= Rotomac Global =

Indian manufacturer

Rotomac Global Pvt Ltd is an Indian private limited company which predominantly engages in manufacturing pens. In 2018, the company became the center of attention after being scrutinized for its role in defaulting large sums of money, resulting in non-performing advances causing the deterioration of the quality of assets in the Indian banking sector. Rotomac approached seven Indian banks to obtain documentary credit facilities ranging from INR 200 crore to 3,695 crore within the time duration beginning from 2008 until 2013.

== Corporate history ==
The company was founded initially as Rotomac Pen in 1992. The foundation for Rotomac Pen was laid following the success of paan masala business conducted by businessman Mansukhbhai Kothari as he managed business operations under the brand name Pan Parag. He also received support from his sons Vikram Kothari and Deepak Kothari and the Pan Parag group was diversified eventually laying foundation to the formation of Rotomac Pen.

In 1999, Vikram and his brother Deepak decided to separate from each other. Vikram took over the ownership of Rotomac Pen Pvt Ltd while Deepak decided to continue his father's paan masala business. Rotomac Pen started manufacturing pens on a large scale and it quickly emerged as a market leader in writing instruments market. Rotomac incorporated a promotional tag line "likhtey, likhtey, love ho jaaye" and it also hired prominent Bollywood actors Salman Khan and Raveena Tandon as the official brand ambassadors. The company was later rebranded as Rotomac Global Pvt Ltd with the advent of Vikram Kothari's expansion strategies by venturing into real estate, steel and infrastructure.

== Controversies ==
The company was embroiled in controversies pertaining to the misappropriation of funds when settling payment obligations to buyers and sellers, while it was also allegedly called out for engaging in market manipulation tactics. In February 2018, an FIR was filed at Central Bureau of Investigation by Bank of Baroda against Rotomac Global after one of its directors, Vikram Kothari, was found guilty of willfully defaulting on a whopping amount of INR 3,695 crore. It was identified by the CBI officials that such large sums of money had been raised from a group lending initiative (loan syndication) by a group of banks. The funds obtained from a consortium of 7 banks, including the Bank of India, Bank of Baroda, Indian Overseas Bank, United Bank of India, Bank of Maharashtra, Allahabad Bank, and Oriental Bank of Commerce, via a letter of credit facility, in order to settle payments from buyers and suppliers in order to execute export orders, were later revealed to have been diverted to the business accounts of Rotomac and to the offshore accounts. The senior CBI officials, who took firm control of the legal proceedings of the case, insisted that Rotomac Global and its promoter Vikram Kothari had violated the Foreign Exchange Management Act guidelines.

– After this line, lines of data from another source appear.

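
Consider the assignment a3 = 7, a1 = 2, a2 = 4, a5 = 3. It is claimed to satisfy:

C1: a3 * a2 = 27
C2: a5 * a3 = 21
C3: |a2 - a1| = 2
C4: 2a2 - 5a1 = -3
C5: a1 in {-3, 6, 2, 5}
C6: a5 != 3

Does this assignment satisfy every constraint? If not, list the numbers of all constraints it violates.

Constraints 1, 4, and 6 do not hold.

C1: a3 * a2 = 7 * 4 = 28, not 27  ✗
C2: a5 * a3 = 3 * 7 = 21  ✓
C3: |4 - 2| = 2  ✓
C4: 2a2 - 5a1 = 2(4) - 5(2) = -2, not -3  ✗
C5: a1 = 2 is in {-3, 6, 2, 5}  ✓
C6: a5 = 3, but 3 is required to differ  ✗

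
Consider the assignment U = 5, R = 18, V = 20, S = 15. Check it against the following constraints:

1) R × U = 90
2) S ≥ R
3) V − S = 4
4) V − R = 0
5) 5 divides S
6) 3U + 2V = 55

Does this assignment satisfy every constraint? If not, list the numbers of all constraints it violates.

1) R × U = 18 × 5 = 90 — holds.
2) S = 15, R = 18; 15 < 18 (want ≥) — does not hold.
3) V − S = 20 − 15 = 5, not 4 — does not hold.
4) V − R = 20 − 18 = 2, not 0 — does not hold.
5) 15 / 5 = 3, so 5 divides 15 — holds.
6) 3U + 2V = 3(5) + 2(20) = 55 — holds.

Violated: 2, 3, 4.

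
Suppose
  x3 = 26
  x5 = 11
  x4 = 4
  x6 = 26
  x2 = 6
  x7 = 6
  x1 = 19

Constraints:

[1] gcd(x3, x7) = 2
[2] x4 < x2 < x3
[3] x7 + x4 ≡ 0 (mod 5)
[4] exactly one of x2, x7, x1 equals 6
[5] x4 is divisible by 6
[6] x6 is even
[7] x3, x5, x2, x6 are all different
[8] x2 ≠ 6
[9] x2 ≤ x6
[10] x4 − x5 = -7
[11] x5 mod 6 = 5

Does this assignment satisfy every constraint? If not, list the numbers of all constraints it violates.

[1] gcd(26, 6) = 2  true
[2] values 4 < 6 < 26  true
[3] x7 + x4 = 10; 10 mod 5 = 0  true
[4] x2=6, x7=6, x1=19; 2 of them equal 6, not exactly one  false
[5] 4 = 6×0 + 4, so 6 does not divide 4  false
[6] x6 = 26 is even  true
[7] x3 = x6 = 26, not all different  false
[8] x2 = 6, but 6 is required to differ  false
[9] x2 = 6, x6 = 26; 6 ≤ 26  true
[10] x4 − x5 = 4 − 11 = -7  true
[11] 11 mod 6 = 5  true

The assignment fails constraints 4, 5, 7, and 8.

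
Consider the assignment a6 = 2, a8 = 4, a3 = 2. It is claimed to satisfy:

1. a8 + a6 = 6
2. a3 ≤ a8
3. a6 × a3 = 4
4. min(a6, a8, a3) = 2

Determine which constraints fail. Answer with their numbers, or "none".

1. a8 + a6 = 4 + 2 = 6  ✔
2. a3 = 2, a8 = 4; 2 ≤ 4  ✔
3. a6 × a3 = 2 × 2 = 4  ✔
4. min(2, 4, 2) = 2  ✔

The assignment satisfies every constraint.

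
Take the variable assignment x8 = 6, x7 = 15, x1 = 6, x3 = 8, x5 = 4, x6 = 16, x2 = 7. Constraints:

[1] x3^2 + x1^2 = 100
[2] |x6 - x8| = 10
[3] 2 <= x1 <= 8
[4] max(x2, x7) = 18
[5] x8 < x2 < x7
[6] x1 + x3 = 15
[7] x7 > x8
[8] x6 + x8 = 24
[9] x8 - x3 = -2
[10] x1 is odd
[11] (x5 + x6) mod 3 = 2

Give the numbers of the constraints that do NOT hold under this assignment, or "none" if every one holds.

No — constraints 4, 6, 8, and 10 are not satisfied.

[1] x3^2 + x1^2 = 8^2 + 6^2 = 64 + 36 = 100 — holds.
[2] |16 - 6| = 10 — holds.
[3] x1 = 6 lies in [2, 8] — holds.
[4] max(7, 15) = 15, not 18 — does not hold.
[5] values 6 < 7 < 15 — holds.
[6] x1 + x3 = 6 + 8 = 14, not 15 — does not hold.
[7] x7 = 15, x8 = 6; 15 > 6 — holds.
[8] x6 + x8 = 16 + 6 = 22, not 24 — does not hold.
[9] x8 - x3 = 6 - 8 = -2 — holds.
[10] x1 = 6 is even — does not hold.
[11] x5 + x6 = 20; 20 mod 3 = 2 — holds.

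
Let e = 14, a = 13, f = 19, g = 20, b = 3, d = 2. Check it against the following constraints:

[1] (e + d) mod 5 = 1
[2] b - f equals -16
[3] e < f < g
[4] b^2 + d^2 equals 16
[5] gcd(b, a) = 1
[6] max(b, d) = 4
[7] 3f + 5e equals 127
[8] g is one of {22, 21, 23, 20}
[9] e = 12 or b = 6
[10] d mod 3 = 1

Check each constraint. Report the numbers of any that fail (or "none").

[1] e + d = 16; 16 mod 5 = 1 — OK.
[2] b - f = 3 - 19 = -16 — OK.
[3] values 14 < 19 < 20 — OK.
[4] b^2 + d^2 = 3^2 + 2^2 = 9 + 4 = 13, not 16 — violated.
[5] gcd(3, 13) = 1 — OK.
[6] max(3, 2) = 3, not 4 — violated.
[7] 3f + 5e = 3(19) + 5(14) = 127 — OK.
[8] g = 20 is in {22, 21, 23, 20} — OK.
[9] e = 14 ≠ 12 and b = 3 ≠ 6; both disjuncts false — violated.
[10] 2 mod 3 = 2, not 1 — violated.

Constraints 4, 6, 9, 10 are violated.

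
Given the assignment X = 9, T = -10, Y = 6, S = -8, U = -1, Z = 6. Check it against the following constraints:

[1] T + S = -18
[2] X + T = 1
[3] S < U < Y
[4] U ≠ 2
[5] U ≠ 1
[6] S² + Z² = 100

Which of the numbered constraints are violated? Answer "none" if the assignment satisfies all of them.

Violated: 2.

[1] T + S = -10 + (-8) = -18 — OK.
[2] X + T = 9 + (-10) = -1, not 1 — violated.
[3] values -8 < -1 < 6 — OK.
[4] U = -1, and -1 ≠ 2 — OK.
[5] U = -1, and -1 ≠ 1 — OK.
[6] S² + Z² = (-8)² + 6² = 64 + 36 = 100 — OK.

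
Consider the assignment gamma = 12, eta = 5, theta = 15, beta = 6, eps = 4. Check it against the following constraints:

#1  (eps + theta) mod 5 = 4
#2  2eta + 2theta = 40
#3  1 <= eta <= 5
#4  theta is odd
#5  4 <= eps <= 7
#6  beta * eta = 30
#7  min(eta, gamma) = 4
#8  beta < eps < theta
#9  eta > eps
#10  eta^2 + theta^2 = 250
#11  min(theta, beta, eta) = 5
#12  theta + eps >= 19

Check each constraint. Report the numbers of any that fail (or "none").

#1 eps + theta = 19; 19 mod 5 = 4 — OK.
#2 2eta + 2theta = 2(5) + 2(15) = 40 — OK.
#3 eta = 5 lies in [1, 5] — OK.
#4 theta = 15 is odd — OK.
#5 eps = 4 lies in [4, 7] — OK.
#6 beta * eta = 6 * 5 = 30 — OK.
#7 min(5, 12) = 5, not 4 — violated.
#8 values 6, 4, 15; beta = 6 is not < eps = 4 — violated.
#9 eta = 5, eps = 4; 5 > 4 — OK.
#10 eta^2 + theta^2 = 5^2 + 15^2 = 25 + 225 = 250 — OK.
#11 min(15, 6, 5) = 5 — OK.
#12 theta + eps = 15 + 4 = 19; 19 ≥ 19 — OK.

The assignment fails constraints 7, 8.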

Rotomac promoter Vikram Kothari obtained a slew of foreign letters of credit in order to facilitate payment arrangements to his buyers and suppliers abroad as part of Rotomac's international trade requirements. The company had submitted forged documents to the respective banks for the conduct of its trading activities and about 11 letters of credit had been issued in favour of two beneficiaries namely Fareast Distributors & Logistic P Ltd and RBA Venture Ltd. Rotomac allegedly failed to comply with documentary evidence and it raised concerns from the banks about the authenticity of the trade vessel and voyages used for the trading activities as mentioned in the bill of lading. The company also subsequently failed to meet debt obligations for the loans it borrowed from seven banks. The company was penalised by CBI under the Indian Penal Code sections including criminal conspiracy (120-B) and cheating offenses (420), in addition to the provisions under the Prevention of Corruption Act, 1988. The Enforcement Directorate also registered a money laundering case against Kothari and his family members under the provisions of the Prevention of Money Laundering Act to ascertain whether Kothari and his family members disguised the true origins of the money received from banks by purposefully navigating the funds to various offshore accounts in order to create illegal assets and black money.

On 8 December 2018, Rotomac's manufacturing unit in Kanpur winded up its operations due to the unpaid liabilities to the consortium of banks and the CBI investigations against the directors of the company. The employment contracts of the employees who had been employed at the manufacturing unit of Rotomac were also terminated with immediate effect.